Peki ben bütün bunları niye yazdım? Kimin inanıp inanmayacağı umurumda bile değil; bütün bunları ben ülkemi sevdiğim için yazdım.Ülkenin bütün satıhlarında ayrışma dumanları buram buram tüterken daha öğrencilik yaşamlarında geleceğin Kaptan ve Baş Mühendisleri ayrışmamalı diye düşündüğüm için yazdım. YDO camiası kendisine yaftalanmaya çalışılan söylemlere aykırı olarak bütün camiayı mutlaka ama mutlaka kucaklaması gerektiği için yazdım. Bütün birikimini sektörün bütün okullarına, kurumlarına hiç bir ayrım gözetmeksizin aktarması gerektiğine inandığım için yazdım. Böylesine bir tarihe sahip mektebin devamını üstlenmek ağır bir sorumluluktur. Bu sorumluluğu taşımak güç ister, sabır ister. Ancak bu güç ve sabıra sahip insanlar o derin hoş görüyü gösterip ayrışmalara karşı hizmet üreterek, çevresine faydalı olarak durabilirler. Bunun adı da yurtseverliktir. İşte bunu hatırlatmak için yazdım.

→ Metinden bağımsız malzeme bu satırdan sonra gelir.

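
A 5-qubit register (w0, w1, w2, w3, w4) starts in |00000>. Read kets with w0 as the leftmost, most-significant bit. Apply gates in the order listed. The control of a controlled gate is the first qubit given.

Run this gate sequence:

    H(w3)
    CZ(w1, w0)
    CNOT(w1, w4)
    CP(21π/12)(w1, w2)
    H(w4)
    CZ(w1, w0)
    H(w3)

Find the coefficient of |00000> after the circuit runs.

The final state's coefficient on |00000> equals sqrt(2)/2.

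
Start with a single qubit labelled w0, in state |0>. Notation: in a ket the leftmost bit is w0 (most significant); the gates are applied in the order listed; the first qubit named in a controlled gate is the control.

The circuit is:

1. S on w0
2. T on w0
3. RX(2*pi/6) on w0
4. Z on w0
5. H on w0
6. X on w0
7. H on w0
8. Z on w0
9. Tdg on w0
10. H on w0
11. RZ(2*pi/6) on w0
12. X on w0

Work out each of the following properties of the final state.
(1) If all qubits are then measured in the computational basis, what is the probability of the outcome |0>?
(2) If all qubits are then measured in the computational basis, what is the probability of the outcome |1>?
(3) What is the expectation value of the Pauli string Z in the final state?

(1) A full measurement returns |0> with probability 1/2 - sqrt(6)/8. Key observation: gates 5-8 undo each other exactly, leaving only the rest of the circuit to track.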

Sonuç olarak ; DTO nun Piri Reis Üniversitesi "sektörün okuludur", "bütün kaynağımızı oraya aktaracağız" söylemi doğru bir söylem değildir. Bütün denizcilik okulları sektörün ve bu ülkenin okullarıdır. "İşin hazır öncelik sen de" anlayışının bu genç dimağlara nasıl bir motivasyon vereceği rekabet gibi kaliteyi arttıran bir altın olgudan genç kardeşlerimizi nasıl uzaklaştıracağı ortadır. Bu konuda söylenecek çok ama çok şey var.Onları da siz yazın.

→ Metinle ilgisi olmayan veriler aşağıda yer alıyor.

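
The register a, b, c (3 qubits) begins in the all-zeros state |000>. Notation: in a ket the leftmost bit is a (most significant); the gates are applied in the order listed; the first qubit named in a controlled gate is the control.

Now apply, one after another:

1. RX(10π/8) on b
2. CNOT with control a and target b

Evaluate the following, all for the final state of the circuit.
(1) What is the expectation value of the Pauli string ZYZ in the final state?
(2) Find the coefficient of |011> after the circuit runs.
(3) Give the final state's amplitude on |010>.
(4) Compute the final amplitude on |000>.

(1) The observable ZYZ averages to sqrt(2)/2.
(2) |011> carries amplitude 0 in the final state.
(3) The final state's coefficient on |010> equals -I*sqrt(sqrt(2) + 2)/2.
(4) |000> carries amplitude -sqrt(2 - sqrt(2))/2 in the final state.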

Son olarak ; geçen yazımda yabancı gemi adamlarının Türk Bayraklı gemilerde çalışması konusunda ki düşünceme çok eleştiri aldım.Hepsini dikkatle okudum. Not ettim. Bunu tartışmakta fayda var. Ben uyduruk ehliyetli yabancılardan söz etmiyorum mutlaka. Bu konuda ki hassasiyetim malum.Yabancı ehliyetli zabitanların Türk Bayraklı gemilerde çalışmasını milli bir mesele olarak düşünmemek lazım. İnanın günün sonun da bundan biz karlı çıkarız. Zabitan sıkıntısı bir tek Türk Bayraklı gemiler de yok.İş bulmakta zorlansak tamam dediğiniz doğru. Mukabiliyete dayalı bu tip pazar değişimleri zabitanımızın ufkunu açar.Yeter ki BÜTÜN denizcilik okullarımız da ki mesleki ve dil eğitiminin düzeyini ve kalitesini arttıralım. Korumacılık (stratejik ve milli konular hariç), hazır sunumlar, kolaya kaçma günümüzün gerçekleri olmaktan hızla uzaklaşıyor. Çok su kaldıran bir konu. Konuşalım tartışalım.
Yanlış düşünüyorsam burada yanlış düşünmüşüm diye yazarım.Bundan emin olun.